Week Four: Calling. January 22: What Wound might Flower into Calling?
The place God calls you to is the place where your deep gladness and the world’s deep hunger meet. Frederick Buechner
Gregg’s Reflection
This week we look at one of the most powerful movements in our lives, discovering our unique calling. If you haven’t discerned it yet, don’t worry, God reveals it at just the right time.
In the years after my baptism at 28, I felt a strong sense of calling—but to what, I had no idea. The message I often heard was simple: if you’re called, quit your job and go to seminary. There was no real sense of the “priesthood of all believers” in that advice. Somehow, it didn’t fit.
When I later heard the phrase “Bloom where you’re planted,” something clicked. So I stayed in place—spending 25 years learning business, management, and leadership. Along the way, I discovered systems theory, learning organizations, and Robert Fritz’s work on structure.
Only after my calling to equip the next generation of Kingdom leaders became clear did I realize those decades in business had been preparation for what God would unveil at the right time. My spiritual director, Mark Ritchie, says it this way: “Your calling is the intersection of your deepest desire and the world’s greatest need.”
I’ve learned that calling is found where passions and gifts meet. To discern it, we must know our deepest desires and connect them to a need in the world. For me, the deep wound of my father’s inability to love me in a way I could receive became the seed of compassion for young adults struggling with their own father relationships. Their deep need intersected with my deep desire—and my calling began to take shape.

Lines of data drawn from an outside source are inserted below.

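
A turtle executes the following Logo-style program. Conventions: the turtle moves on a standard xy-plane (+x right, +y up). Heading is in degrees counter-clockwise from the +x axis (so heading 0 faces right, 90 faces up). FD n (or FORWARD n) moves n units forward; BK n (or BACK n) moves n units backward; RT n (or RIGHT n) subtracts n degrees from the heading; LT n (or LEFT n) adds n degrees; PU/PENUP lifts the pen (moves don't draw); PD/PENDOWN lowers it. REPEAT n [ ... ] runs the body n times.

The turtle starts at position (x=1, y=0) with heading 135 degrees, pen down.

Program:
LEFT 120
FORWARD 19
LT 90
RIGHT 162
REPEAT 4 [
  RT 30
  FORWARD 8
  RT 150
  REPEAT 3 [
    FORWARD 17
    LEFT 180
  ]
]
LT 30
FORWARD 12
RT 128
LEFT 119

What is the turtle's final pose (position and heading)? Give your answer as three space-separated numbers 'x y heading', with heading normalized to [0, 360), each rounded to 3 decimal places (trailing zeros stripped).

Answer: 25.413 -6.802 204

Derivation:
Executing turtle program step by step:
Start: pos=(1,0), heading=135, pen down
LT 120: heading 135 -> 255
FD 19: (1,0) -> (-3.918,-18.353) [heading=255, draw]
LT 90: heading 255 -> 345
RT 162: heading 345 -> 183
REPEAT 4 [
  -- iteration 1/4 --
  RT 30: heading 183 -> 153
  FD 8: (-3.918,-18.353) -> (-11.046,-14.721) [heading=153, draw]
  RT 150: heading 153 -> 3
  REPEAT 3 [
    -- iteration 1/3 --
    FD 17: (-11.046,-14.721) -> (5.931,-13.831) [heading=3, draw]
    LT 180: heading 3 -> 183
    -- iteration 2/3 --
    FD 17: (5.931,-13.831) -> (-11.046,-14.721) [heading=183, draw]
    LT 180: heading 183 -> 3
    -- iteration 3/3 --
    FD 17: (-11.046,-14.721) -> (5.931,-13.831) [heading=3, draw]
    LT 180: heading 3 -> 183
  ]
  -- iteration 2/4 --
  RT 30: heading 183 -> 153
  FD 8: (5.931,-13.831) -> (-1.197,-10.199) [heading=153, draw]
  RT 150: heading 153 -> 3
  REPEAT 3 [
    -- iteration 1/3 --
    FD 17: (-1.197,-10.199) -> (15.78,-9.309) [heading=3, draw]
    LT 180: heading 3 -> 183
    -- iteration 2/3 --
    FD 17: (15.78,-9.309) -> (-1.197,-10.199) [heading=183, draw]
    LT 180: heading 183 -> 3
    -- iteration 3/3 --
    FD 17: (-1.197,-10.199) -> (15.78,-9.309) [heading=3, draw]
    LT 180: heading 3 -> 183
  ]
  -- iteration 3/4 --
  RT 30: heading 183 -> 153
  FD 8: (15.78,-9.309) -> (8.652,-5.677) [heading=153, draw]
  RT 150: heading 153 -> 3
  REPEAT 3 [
    -- iteration 1/3 --
    FD 17: (8.652,-5.677) -> (25.628,-4.788) [heading=3, draw]
    LT 180: heading 3 -> 183
    -- iteration 2/3 --
    FD 17: (25.628,-4.788) -> (8.652,-5.677) [heading=183, draw]
    LT 180: heading 183 -> 3
    -- iteration 3/3 --
    FD 17: (8.652,-5.677) -> (25.628,-4.788) [heading=3, draw]
    LT 180: heading 3 -> 183
  ]
  -- iteration 4/4 --
  RT 30: heading 183 -> 153
  FD 8: (25.628,-4.788) -> (18.5,-1.156) [heading=153, draw]
  RT 150: heading 153 -> 3
  REPEAT 3 [
    -- iteration 1/3 --
    FD 17: (18.5,-1.156) -> (35.477,-0.266) [heading=3, draw]
    LT 180: heading 3 -> 183
    -- iteration 2/3 --
    FD 17: (35.477,-0.266) -> (18.5,-1.156) [heading=183, draw]
    LT 180: heading 183 -> 3
    -- iteration 3/3 --
    FD 17: (18.5,-1.156) -> (35.477,-0.266) [heading=3, draw]
    LT 180: heading 3 -> 183
  ]
]
LT 30: heading 183 -> 213
FD 12: (35.477,-0.266) -> (25.413,-6.802) [heading=213, draw]
RT 128: heading 213 -> 85
LT 119: heading 85 -> 204
Final: pos=(25.413,-6.802), heading=204, 18 segment(s) drawn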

ChatGPT visualizes this idea:

Scripture
Let each of you lead the life that the Lord assigned to you, to which God has called you.
1 Corinthians 7:17
Ancient Quotes
The medicine of humility heals the wounds of pride, and often God permits us to be wounded in order that we may be healed to new life. For unless our weakness is seen, we cannot be made whole by His strength.
Gregory the Great, Moralia in Job, Book XXIII, §23, trans. John Henry Parker, Vol. 3, p. 486
God judged it better to bring good out of evil than not to permit any evil to exist. The scars remain, but they become signs of healing, not of harm.
Augustine, Enchiridion on Faith, Hope, and Love, Chapter 11, §27, trans. J. F. Shaw, in Nicene and Post-Nicene Fathers, First Series, Vol. 3, p. 246
Modern Quotes
The place God calls you to is the place where your deep gladness and the world’s deep hunger meet.
Frederick Buechner, Wishful Thinking: A Theological ABC, p. 95
Your calling is the intersection of your deepest desire and the world’s greatest need.
Mark Ritchie, personal teaching
Journaling Prompts
- What wounds in your life have shaped who you are today?
- How might God be inviting you to use that experience to serve others?
- What step could you take to begin turning that pain into purpose?
- Can you identify your gifts and passion? Is there a deep wound that might draw you to compassionately care for others with similar wounds?